Menopausal hot flashes display a circadian variation with peak frequency in late evening and are related to a change of unknown etiology in the central thermoregulatory response. Eighty percent of peri- and post-menopausal women with severe hot flashes have chronic insomnia.23 Recommendations to improve hot flashes include regulating the core body temperature, cooling ambient temperature, dressing in layers, drinking cold liquids, avoiding caffeine and nicotine, and losing weight. Estrogen replacement, administration of gabapentin or clonidine, along with relaxation techniques have been recognized as effective remedies. Hormone replacement therapy (HRT) users report better quality of sleep than nonusers, even three years after HRT, perhaps through modulation of the reticular activating system. Women should be aware that there are significant risks associated with HRT, including increased risk of breast cancer, stroke, heart disease and vascular dementia.24-26
SLEEP APNEA IN WOMEN
Outside pregnancy, sleep apnea syndrome of moderate to severe intensity (AHI>15 respiratory events/hour of sleep) is found in two percent of middle aged women and about four percent of middle-aged men.27 For mild cases (AHI >5/hr) the ratio changes to men 15 percent and women 10 percent. Gender differences in sleep apnea are related to anatomical differences with more upper body fat distribution in men, and increased ventilation and upper airway muscle activity in women caused by the hormonal action of progesterone.28
In general, the risk of sleep apnea increases after menopause, presumably when the influence of progesterone declines and anatomical differences with men become less marked, and tends to approach that of men until the age of 65 years—the age at which the prevalence of sleep apnea peaks in women.
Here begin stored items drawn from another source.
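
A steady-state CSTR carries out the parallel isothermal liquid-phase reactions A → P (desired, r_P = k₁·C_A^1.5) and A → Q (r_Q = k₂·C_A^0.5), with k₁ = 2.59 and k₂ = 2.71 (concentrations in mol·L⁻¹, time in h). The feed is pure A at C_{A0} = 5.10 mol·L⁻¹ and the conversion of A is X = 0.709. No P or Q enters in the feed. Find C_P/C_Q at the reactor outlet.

Exit C_A = C_{A0}(1−X) = 5.10×0.291 = 1.484 mol·L⁻¹.
A CSTR operates uniformly at the exit composition, giving r_P = 4.683 and r_Q = 3.301 (each k·C_A^n at C_A = 1.484).
Overall selectivity = C_P/C_Q = r_Pτ/(r_Qτ) = r_P/r_Q = 1.42.

1.42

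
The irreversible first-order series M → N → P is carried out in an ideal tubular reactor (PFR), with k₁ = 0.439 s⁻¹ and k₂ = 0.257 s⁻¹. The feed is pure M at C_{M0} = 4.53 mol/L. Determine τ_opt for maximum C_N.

Setting dC_N/dτ = 0 gives τ_opt = ln(k₂/k₁)/(k₂−k₁).
= ln(0.257/0.439)/(0.257−0.439) = ln(0.5854)/-0.1820 = -0.5354/-0.1820 = 2.94 s.

2.94 s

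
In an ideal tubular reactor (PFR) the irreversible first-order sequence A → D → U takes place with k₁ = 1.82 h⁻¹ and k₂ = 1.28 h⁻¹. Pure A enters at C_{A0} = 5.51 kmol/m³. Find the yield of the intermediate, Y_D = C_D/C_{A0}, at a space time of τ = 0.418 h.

0.399

The intermediate concentration in a first-order A→B→C sequence is C_D = k₁C_{A0}(e^(−k₁τ) − e^(−k₂τ))/(k₂−k₁).
e^(−k₁τ) = e^(−1.82×0.418) = e^(−0.7608) = 0.4673; e^(−k₂τ) = e^(−0.5350) = 0.5856.
C_D = 1.82×5.51/(1.28−1.82) × (0.4673−0.5856) = (-18.57)×(-0.1183) = 2.198 kmol/m³.
Y_D = C_D/C_{A0} = 2.198/5.51 = 0.399.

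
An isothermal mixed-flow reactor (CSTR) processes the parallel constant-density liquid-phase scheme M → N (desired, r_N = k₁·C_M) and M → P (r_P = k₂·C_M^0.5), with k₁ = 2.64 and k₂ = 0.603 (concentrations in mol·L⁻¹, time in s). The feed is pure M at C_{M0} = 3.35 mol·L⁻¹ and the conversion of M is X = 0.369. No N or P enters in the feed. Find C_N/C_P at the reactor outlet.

Exit C_M = C_{M0}(1−X) = 3.35×0.631 = 2.114 mol·L⁻¹.
Rates in a CSTR are evaluated at the outlet concentration: r_N = 2.64×2.114 = 5.581, r_P = 0.603×2.114^0.5 = 0.8767.
Overall selectivity = C_N/C_P = r_Nτ/(r_Pτ) = r_N/r_P = 6.37.

6.37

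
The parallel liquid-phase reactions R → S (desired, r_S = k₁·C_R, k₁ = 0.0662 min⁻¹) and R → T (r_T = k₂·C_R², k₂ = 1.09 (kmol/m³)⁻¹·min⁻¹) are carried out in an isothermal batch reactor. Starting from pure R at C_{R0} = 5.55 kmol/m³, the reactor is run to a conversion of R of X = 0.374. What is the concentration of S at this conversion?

0.0281 kmol/m³

C_R = C_{R0}(1−X) = 3.474 kmol/m³.
Along a PFR/batch, dC_S/dC_R = −r_S/(r_S+r_T) = −k₁/(k₁+k₂·C_R).
Integrating from C_{R0} to C_R: C_S = (0.0662/1.09)·ln[(0.0662+1.09·5.55)/(0.0662+1.09·3.47)] = 0.06073·ln(6.116/3.853) = 0.02806 kmol/m³.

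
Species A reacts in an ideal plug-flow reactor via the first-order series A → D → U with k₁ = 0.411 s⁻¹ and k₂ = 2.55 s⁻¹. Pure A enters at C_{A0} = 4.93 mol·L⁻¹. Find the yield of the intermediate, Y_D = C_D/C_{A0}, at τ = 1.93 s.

Solving the coupled first-order balances gives C_D(τ) = [k₁/(k₂−k₁)]·C_{A0}·(e^(−k₁τ) − e^(−k₂τ)).
e^(−k₁τ) = e^(−0.411×1.93) = e^(−0.7932) = 0.4524; e^(−k₂τ) = e^(−4.921) = 0.007288.
C_D = 0.411×4.93/(2.55−0.411) × (0.4524−0.007288) = 0.9473×0.4451 = 0.4216 mol·L⁻¹.
Y_D = C_D/C_{A0} = 0.4216/4.93 = 0.0855.

0.0855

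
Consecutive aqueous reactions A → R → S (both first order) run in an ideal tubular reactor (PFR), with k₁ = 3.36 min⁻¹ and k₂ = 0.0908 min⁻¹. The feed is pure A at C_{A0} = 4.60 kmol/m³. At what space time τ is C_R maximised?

1.10 min

For first-order series the maximum of C_R occurs at τ_opt = ln(k₂/k₁)/(k₂−k₁).
= ln(0.0908/3.36)/(0.0908−3.36) = ln(0.02702)/-3.269 = -3.611/-3.269 = 1.10 min.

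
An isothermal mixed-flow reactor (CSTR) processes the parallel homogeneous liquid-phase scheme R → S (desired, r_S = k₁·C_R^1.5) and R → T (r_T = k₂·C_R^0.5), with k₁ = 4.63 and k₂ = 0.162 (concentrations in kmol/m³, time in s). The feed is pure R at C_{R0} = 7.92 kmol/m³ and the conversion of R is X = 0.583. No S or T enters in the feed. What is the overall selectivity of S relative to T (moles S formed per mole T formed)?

94.4

Exit C_R = C_{R0}(1−X) = 7.92×0.417 = 3.303 kmol/m³.
Rates in a CSTR are evaluated at the outlet concentration: r_S = 4.63×3.303^1.5 = 27.79, r_T = 0.162×3.303^0.5 = 0.2944.
Overall selectivity = C_S/C_T = r_Sτ/(r_Tτ) = r_S/r_T = 94.4.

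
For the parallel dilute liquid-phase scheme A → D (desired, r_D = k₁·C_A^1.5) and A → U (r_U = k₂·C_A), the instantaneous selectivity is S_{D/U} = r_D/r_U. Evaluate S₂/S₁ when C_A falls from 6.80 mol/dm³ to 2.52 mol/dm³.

S_{D/U} = (k₁/k₂)·C_A^0.5, so S₂/S₁ = (C_{A,2}/C_{A,1})^0.5.
= (2.52/6.80)^0.5 = (0.3706)^0.5 = 0.609.

0.609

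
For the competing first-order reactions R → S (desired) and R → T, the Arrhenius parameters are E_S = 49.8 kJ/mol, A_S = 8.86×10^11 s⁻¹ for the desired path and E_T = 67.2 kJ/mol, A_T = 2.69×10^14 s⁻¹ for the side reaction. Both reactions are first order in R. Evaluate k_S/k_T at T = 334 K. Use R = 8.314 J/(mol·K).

1.73

Since both paths have the same order in R, the concentration cancels and S_{S/T} = k_S/k_T = (A_S/A_T)·exp[(E_T−E_S)/(RT)].
(E_T−E_S)/(RT) = (67.2−49.8)×10³/(8.314×334) = 17400/2777 = 6.266.
k_S/k_T = (8.86×10^11/2.69×10^14)·exp(6.266) = 0.003294 × 526.4 = 1.73.
Since E_S < E_T, lowering the temperature improves selectivity toward S.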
Central sleep apnea occurs in women with congestive heart failure (odds ratio 3.5 for women) but with much lower frequency than in men.29,30 Women with sleep apnea complain of headaches in the morning more frequently than men, perhaps related to allodynia (lowering of pain threshold) in women with migraines,31 a condition that is well known to affect women more often than men at all ages. On the other hand, men with sleep apnea have a higher risk of suffering motor vehicle accidents, a feared complication of sleep apnea syndrome.32
In general, women without sleep complaints sleep objectively better across age than men, and the sleep of young women is more resistant to external stressors. Also, gonadal hormones exert a beneficial effect on women's sleep. Conversely, women are exposed to biologic circumstances that have a powerful influence on sleep. Pregnancy and menopause are strong sleep modifiers with a unique pathology that deserves additional independent study and therapeutic intervention. Sleep apnea affects 10 percent of pregnant women, particularly if obese, with the incidence reaching a peak in the third trimester of pregnancy. The notion of a pathogenic link between sleep apnea and preeclampsia opens opportunities for prevention and treatment.
Antonio Culebras, MD is a Professor of Neurology at Upstate Medical University and a Consultant at The Sleep Center in the Community General Hospital in Syracuse, New York.